I wrote this code of BFS in c++ using wikipedia's pseudocode. The function takes two parameters s,t. Where s is the source node and t is the target, if the target is fount, the the search return the target itself, or else it return -1. Here is my code:

#include <iostream>
#include <deque>
#include <vector>

using namespace std;

struct vertex{
vector<int> edges;
bool visited;
};

int dist = 0;

int BFS(vertex Graph[],int v,int target){
deque<int> Q;
Q.push_front(v);
Graph[v].visited = true;
    while(!Q.empty()){
        int t = Q.back();
        Q.pop_back();
            if(t == target){
                return t;
            }
            for(unsigned int i = 0;i < Graph[t].edges.size();i++){
                int u = Graph[t].edges[i];
                if(!Graph[u].visited){
                    Graph[u].visited = true;
                    Q.push_front(u);
                }
            }
    }
    return -1;
} 

int main(){
int n;
cin >> n;
vertex Graph[n];
int k;
cin >> k;
for(int i = 0;i < k; i++){
    int a,b;
    cin >> a >> b;
    a--;
    b--;
    Graph[a].edges.push_back(b);
    Graph[b].edges.push_back(a);
}

for(int i = 0;i < n; i++){
    Graph[i].visited = false;
}

int s,t;
cin >> s >> t;

cout << BFS(Graph,s,t);

  }

I read this in wikipedia :

Breadth-first search can be used to solve many problems in graph theory, for example:
Finding the shortest path between two nodes u and v (with path length measured by number > > of edges)
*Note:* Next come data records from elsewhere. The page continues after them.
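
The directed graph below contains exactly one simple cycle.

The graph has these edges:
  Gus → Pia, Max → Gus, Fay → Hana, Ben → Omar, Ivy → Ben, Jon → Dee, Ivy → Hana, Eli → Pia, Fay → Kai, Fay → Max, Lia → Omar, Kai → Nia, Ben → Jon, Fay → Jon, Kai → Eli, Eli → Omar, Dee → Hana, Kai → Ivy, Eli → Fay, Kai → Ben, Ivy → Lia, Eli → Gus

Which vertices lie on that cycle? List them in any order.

Eli, Fay, Kai

DFS with gray/black marking from Fay:
Fay gray
  Max gray
    Gus gray
      Pia gray
      Pia black
    Gus black
  Max black
  Jon gray
    Dee gray
      Hana gray
      Hana black
    Dee black
  Jon black
  Fay→Hana: Hana black — skip
  Kai gray
    Ivy gray
      Ben gray
        Omar gray
        Omar black
        Ben→Jon: Jon black — skip
      Ben black
      Ivy→Hana: Hana black — skip
      Lia gray
        Lia→Omar: Omar black — skip
      Lia black
    Ivy black
    Nia gray
    Nia black
    Eli gray
      Eli→Fay: Fay is gray → back edge
Back edge closes the cycle Fay → Kai → Eli → Fay; its vertices are {Eli, Fay, Kai}.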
How do i change my function BFS to return the shortest path from s to t and return -1 if no path exists?

Answer 1

Breadth-first search, by definition, visits all nodes at distance d from the starting point before visiting any nodes at distance d+1. So when you traverse the graph in breadth-first order, the first time you encounter the target node, you've gotten there by the shortest possible route.

Nathan S.' answer is correct, though I hope this answer provides some more intuition about why this works. Paul Dinh's comment is also correct; you can modify Nathan's answer to track distance instead of the actual path pretty trivially.